Janet Benincosa offers a page of videos, lesson plan templates, teaching standards, teacher evaluations formats, documents, and explanations to support WVA teachers whose students use the auto WVA Writes program.
It is an authorized adaptation of CTB/McGraw-Hill’s Writing Roadmap, an online writing tool that measures and tracks writing proficiency for students in grades 3 through 12. This Writing Roadmap utilizes validated and practice items that contain short prompts as well as reading passages for students to write about.

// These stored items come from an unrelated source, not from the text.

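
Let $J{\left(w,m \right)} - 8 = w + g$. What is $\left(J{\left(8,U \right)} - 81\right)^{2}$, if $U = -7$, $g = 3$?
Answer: $3844$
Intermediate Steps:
$J{\left(w,m \right)} = 11 + w$ ($J{\left(w,m \right)} = 8 + \left(w + 3\right) = 8 + \left(3 + w\right) = 11 + w$)
$\left(J{\left(8,U \right)} - 81\right)^{2} = \left(\left(11 + 8\right) - 81\right)^{2} = \left(19 - 81\right)^{2} = \left(-62\right)^{2} = 3844$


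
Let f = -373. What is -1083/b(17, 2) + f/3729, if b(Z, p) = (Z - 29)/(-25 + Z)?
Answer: -2692711/3729 ≈ -722.10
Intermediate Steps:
b(Z, p) = (-29 + Z)/(-25 + Z)
-1083/b(17, 2) + f/3729 = -1083*(-25 + 17)/(-29 + 17) - 373/3729 = -1083/(-12/(-8)) - 373*1/3729 = -1083/((-1/8*(-12))) - 373/3729 = -1083/3/2 - 373/3729 = -1083*2/3 - 373/3729 = -722 - 373/3729 = -2692711/3729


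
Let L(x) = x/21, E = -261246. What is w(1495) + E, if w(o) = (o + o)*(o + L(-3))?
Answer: 29458638/7 ≈ 4.2084e+6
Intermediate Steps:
L(x) = x/21 (L(x) = x*(1/21) = x/21)
w(o) = 2*o*(-⅐ + o) (w(o) = (o + o)*(o + (1/21)*(-3)) = (2*o)*(o - ⅐) = (2*o)*(-⅐ + o) = 2*o*(-⅐ + o))
w(1495) + E = (2/7)*1495*(-1 + 7*1495) - 261246 = (2/7)*1495*(-1 + 10465) - 261246 = (2/7)*1495*10464 - 261246 = 31287360/7 - 261246 = 29458638/7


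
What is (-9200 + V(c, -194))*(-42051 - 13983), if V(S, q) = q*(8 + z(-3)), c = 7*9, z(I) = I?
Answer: 569865780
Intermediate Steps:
c = 63
V(S, q) = 5*q (V(S, q) = q*(8 - 3) = q*5 = 5*q)
(-9200 + V(c, -194))*(-42051 - 13983) = (-9200 + 5*(-194))*(-42051 - 13983) = (-9200 - 970)*(-56034) = -10170*(-56034) = 569865780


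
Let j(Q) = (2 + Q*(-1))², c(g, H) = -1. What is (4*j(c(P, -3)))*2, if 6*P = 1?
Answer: 72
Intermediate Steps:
P = ⅙ (P = (⅙)*1 = ⅙ ≈ 0.16667)
j(Q) = (2 - Q)²
(4*j(c(P, -3)))*2 = (4*(-2 - 1)²)*2 = (4*(-3)²)*2 = (4*9)*2 = 36*2 = 72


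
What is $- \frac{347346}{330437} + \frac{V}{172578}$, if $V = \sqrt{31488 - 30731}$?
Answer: $- \frac{347346}{330437} + \frac{\sqrt{757}}{172578} \approx -1.051$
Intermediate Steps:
$V = \sqrt{757} \approx 27.514$
$- \frac{347346}{330437} + \frac{V}{172578} = - \frac{347346}{330437} + \frac{\sqrt{757}}{172578}$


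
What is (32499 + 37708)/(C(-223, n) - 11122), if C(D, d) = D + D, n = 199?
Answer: -70207/11568 ≈ -6.0691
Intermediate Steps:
C(D, d) = 2*D
(32499 + 37708)/(C(-223, n) - 11122) = (32499 + 37708)/(2*(-223) - 11122) = 70207/(-446 - 11122) = 70207/(-11568) = 70207*(-1/11568) = -70207/11568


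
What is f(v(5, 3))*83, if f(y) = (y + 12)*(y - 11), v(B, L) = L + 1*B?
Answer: -4980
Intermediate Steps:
v(B, L) = B + L (v(B, L) = L + B = B + L)
f(y) = (-11 + y)*(12 + y) (f(y) = (12 + y)*(-11 + y) = (-11 + y)*(12 + y))
f(v(5, 3))*83 = (-132 + (5 + 3) + (5 + 3)**2)*83 = (-132 + 8 + 8**2)*83 = (-132 + 8 + 64)*83 = -60*83 = -4980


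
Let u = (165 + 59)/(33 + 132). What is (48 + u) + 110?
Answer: 26294/165 ≈ 159.36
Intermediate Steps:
u = 224/165 ≈ 1.3576
(48 + u) + 110 = (48 + 224/165) + 110 = 8144/165 + 110 = 26294/165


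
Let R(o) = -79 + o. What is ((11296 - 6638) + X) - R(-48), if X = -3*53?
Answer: 4626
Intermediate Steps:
X = -159
((11296 - 6638) + X) - R(-48) = ((11296 - 6638) - 159) - (-79 - 48) = (4658 - 159) - 1*(-127) = 4499 + 127 = 4626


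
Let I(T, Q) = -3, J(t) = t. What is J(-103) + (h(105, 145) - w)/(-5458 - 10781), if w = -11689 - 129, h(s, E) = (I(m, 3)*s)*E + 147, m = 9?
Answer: -1638907/16239 ≈ -100.92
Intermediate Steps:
h(s, E) = 147 - 3*E*s (h(s, E) = (-3*s)*E + 147 = -3*E*s + 147 = 147 - 3*E*s)
w = -11818
J(-103) + (h(105, 145) - w)/(-5458 - 10781) = -103 + ((147 - 3*145*105) - 1*(-11818))/(-5458 - 10781) = -103 + ((147 - 45675) + 11818)/(-16239) = -103 + (-45528 + 11818)*(-1/16239) = -103 - 33710*(-1/16239) = -103 + 33710/16239 = -1638907/16239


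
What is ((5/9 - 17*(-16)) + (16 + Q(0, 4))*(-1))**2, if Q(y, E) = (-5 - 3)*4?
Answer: 6744409/81 ≈ 83264.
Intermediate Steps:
Q(y, E) = -32 (Q(y, E) = -8*4 = -32)
((5/9 - 17*(-16)) + (16 + Q(0, 4))*(-1))**2 = ((5/9 - 17*(-16)) + (16 - 32)*(-1))**2 = ((5*(1/9) + 272) - 16*(-1))**2 = ((5/9 + 272) + 16)**2 = (2453/9 + 16)**2 = (2597/9)**2 = 6744409/81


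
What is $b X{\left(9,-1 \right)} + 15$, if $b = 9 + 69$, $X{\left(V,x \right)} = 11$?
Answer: $873$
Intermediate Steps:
$b = 78$
$b X{\left(9,-1 \right)} + 15 = 78 \cdot 11 + 15 = 858 + 15 = 873$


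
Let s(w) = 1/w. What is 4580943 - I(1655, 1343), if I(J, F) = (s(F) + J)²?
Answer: 3322169113451/1803649 ≈ 1.8419e+6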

Teachers can select writing assignments across five genres from CTB’s assignment library or they can create and use their own assignments.
The overview for the Writing Roadmap states, a study, “Online Writing Assessment in West Virginia” found consistent and statistically significant positive mean score differences on the state summative writing tests for students who practiced using Writing Roadmap software.
So, yes, Bridget, it seems that English papers can truly be assessed without the human touch of a teacher and such programs can result in increased scores on writing.
That answer raises two question, Is auto grading of writing a financially efficient way for school boards to spend resources? and Why don’t more school boards authorize the use of auto-grading of writing as WVA did?